Voici une nouvelle pour le moins étrange et déconcertante.
Oss est un titre, mais aussi un village, un tout petit village de pêcheurs. L'auteur décrit très peu le monde dans lequel évoluent ses protagonistes : au-delà d'
Oss, il y a d'autres petits villages… Mais après ? Y-a-t-il quelque part une « vraie » civilisation ? Une vraie ville ? Un État ? Où se passe l'histoire, dans quel pays ? On ne sait pas, et cela fait partie du mystère de cette nouvelle.
Les personnages sont torturés, déchirés. le problème, c'est qu'on ne sait pas par quoi.

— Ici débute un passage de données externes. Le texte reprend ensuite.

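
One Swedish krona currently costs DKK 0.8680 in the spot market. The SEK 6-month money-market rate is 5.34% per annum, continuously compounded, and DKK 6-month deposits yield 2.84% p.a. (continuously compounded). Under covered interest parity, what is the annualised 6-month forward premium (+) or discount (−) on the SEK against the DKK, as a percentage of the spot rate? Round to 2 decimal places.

T = 6/12 years.
F = S · g_DKK/g_SEK = 0.868 × 1.0143013/1.0270596 = 0.8572176.
(F − S)/S ÷ T = (0.8572176 − 0.868)/0.868/(6/12) = -0.024844 → -2.48%.

-2.48%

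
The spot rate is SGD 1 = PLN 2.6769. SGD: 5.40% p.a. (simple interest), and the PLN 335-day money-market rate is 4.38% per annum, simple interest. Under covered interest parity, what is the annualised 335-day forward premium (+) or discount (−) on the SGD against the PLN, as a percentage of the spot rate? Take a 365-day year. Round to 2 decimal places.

-0.97%

T = 335/365 years.
F = S · g_PLN/g_SGD = 2.6769 × 1.040200/1.0495616 = 2.6530233.
Annualised premium = (F − S)/S × (1/T) = (2.6530233 − 2.6769)/2.6769 ÷ (335/365) = -0.97%.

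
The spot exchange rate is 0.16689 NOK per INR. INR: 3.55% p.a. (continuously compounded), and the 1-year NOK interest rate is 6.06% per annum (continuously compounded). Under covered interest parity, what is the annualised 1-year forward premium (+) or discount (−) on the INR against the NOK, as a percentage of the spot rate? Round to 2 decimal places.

+2.54%

T = 1 year.
F = S · g_NOK/g_INR = 0.16689 × 1.0624738/1.0361376 = 0.17113195.
Annualised premium = (F − S)/S × (1/T) = (0.17113195 − 0.16689)/0.16689 ÷ 1 = 2.54%.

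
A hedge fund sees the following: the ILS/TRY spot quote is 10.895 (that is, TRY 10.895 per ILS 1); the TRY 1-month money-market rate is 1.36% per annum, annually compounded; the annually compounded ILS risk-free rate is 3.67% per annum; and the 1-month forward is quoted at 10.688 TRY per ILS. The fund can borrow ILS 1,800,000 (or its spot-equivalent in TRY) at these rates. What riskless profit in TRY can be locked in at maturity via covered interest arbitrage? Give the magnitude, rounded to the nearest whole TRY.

TRY 336,818

T = 1/12 years.
Route A — deposit ILS, sell forward: 1,800,000 × 1.0030080645 × 10.688 = TRY 19,296,270.35.
Route B — convert at spot, deposit TRY: 1,800,000 × 10.895 × 1.0011263297 = TRY 19,633,088.45.
The quoted forward undervalues ILS, so borrow ILS, convert to TRY at spot, deposit the TRY at 1.36%, and buy ILS forward at 10.688 to cover the loan.
The gap between the two covered legs is TRY 336,818.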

C'est comme s'ils avaient commis quelque chose d'affreux il y a quelques années et qu'ils évitent soigneusement le sujet. Même les enfants ne semblent pas innocents, en particulier Noé. On ne sait pas quel âge elle a (le pasteur l'estime entre quinze et vingt-cinq ans, ça nous aide), mais son comportement laisse à penser qu'elle a moins de vingt ans.

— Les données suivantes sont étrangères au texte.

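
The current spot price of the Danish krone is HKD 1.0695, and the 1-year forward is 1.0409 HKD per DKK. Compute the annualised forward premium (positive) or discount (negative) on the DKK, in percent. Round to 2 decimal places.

T = 1 year.
(F − S)/S = (1.0409 − 1.0695)/1.0695 = -0.0267415.
Annualise by dividing by T: -0.0267415 / 1 = -0.026742 → -2.67%.

-2.67%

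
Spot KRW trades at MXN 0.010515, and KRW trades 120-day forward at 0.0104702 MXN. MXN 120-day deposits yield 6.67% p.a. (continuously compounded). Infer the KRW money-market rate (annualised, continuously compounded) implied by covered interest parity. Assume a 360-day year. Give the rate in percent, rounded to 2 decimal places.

7.95%

T = 120/360 years.
By CIP, F/S equals the MXN-to-KRW growth ratio: 0.0104702/0.010515 = 0.9957394.
The MXN side grows by e^(0.0667×120/360) = 1.0224823.
That pins the KRW growth at 1.0268573.
r = ln(1.0268573)/(120/360) = 0.079509 → 7.95%.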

Ce qui ne l'empêche pas d'avoir une relation sado maso avec le pasteur Lô, qui doit avoir grand minimum le double de son âge.Audrée Wilhelmy laisse une grande place à l'amoralité. le pasteur
, pourtant sensé montrer le bon exemple pour ses fidèles, commet le péché de chair avec Noé sans regret. Il devrait aimer ses paroissiens, mais les méprise : ce sont des moutons qu'il doit abreuver de fausse spiritualité. En somme, son statut est un travail, non une vocation. Noé, jeune fille, se laisse violer à de nombreuses reprises sans réellement se battre, sa relation avec sa mère, Grumme, est extrêmement froide
(elle n'est pas triste quand elle meurt). D'ailleurs personne ne pleure, personne ne regrette la morte le jour de l'enterrement. Tout le monde est même presque soulagé. C'est comme si les gens n'avaient plus de coeur. Ils sont anesthésiés. Presque déshumanisés.

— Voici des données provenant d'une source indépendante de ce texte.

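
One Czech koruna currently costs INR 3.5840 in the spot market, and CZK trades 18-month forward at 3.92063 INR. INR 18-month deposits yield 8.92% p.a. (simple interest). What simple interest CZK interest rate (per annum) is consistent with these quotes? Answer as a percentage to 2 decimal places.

T = 18/12 years.
F/S = 3.92063/3.584 = 1.0939258 = (growth of INR) / (growth of CZK).
INR growth factor: 1 + 0.0892×18/12 = 1.133800.
So the CZK growth factor = 1.0364506.
(1.0364506 − 1)/T = 0.024300, i.e. 2.43%.

2.43%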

Rameau, un jeune homme du village, clôture cette novella et la fin se profile très bien pour lui, alors qu'il a fait quelque chose d'horrible cinq pages avant. Également, on apprend qu'il est à l'origine d'une grande partie des événements. C'est une histoire poisseuse, mais en même temps extrêmement bien écrite, à la fois sale et poétique. Ce décalage entre le ton et la dureté du propos m'a fascinée.
Indirectement, c'est un livre qui aborde le thème de la religion. Il n'y a qu'à voir le prénom du personnage principal – Noé. Amusant de constater que c'est une fille et que ça lui va bien. Noé, donc, couche avec un pasteur peu crédible dans son rôle, qui remplit sa fonction comme un maire aurait rempli la sienne : avec des paroles creuses, dénuées d'intentions. Cette tonalité désabusée plane sur toutes les thématiques : la mort, le viol, l'amour... C'est un monde dénué de tendresse.
Notons aussi la signification du nom de Rameau : ce personnage est-il une allusion à la fête des Rameaux, une semaine avant Pâques ?
Ce que j'ai le plus regretté, c'est la petitesse de la nouvelle. En une heure, c'est bouclé et on passe à autre chose. J'aurais vraiment aimé que l'auteur développe ses personnages, son histoire, son monde… Que deviennent Noé et Rameau ? Que devient le village ? La fin, très rapide, me paraissait plus bâclée que le reste de la nouvelle.
En fait, même si c'est une oeuvre déstabilisante, j'en aurais voulu un peu plus. J'ai appris qu'
Oss était une oeuvre de mémoire, avec un certain quota de pages, et cela explique peut-être pourquoi je me suis sentie insatisfaite.
Oss reste une très belle découverte, une véritable incursion dans l'imaginaire d'
Audrée Wilhelmy, dont j'escompte bien suivre les publications. Je retiendrai de cette nouvelle le contraste entre son écriture fantastique, sensible et belle, et l'amoralité et la noirceur qui se dégagent de ses pages.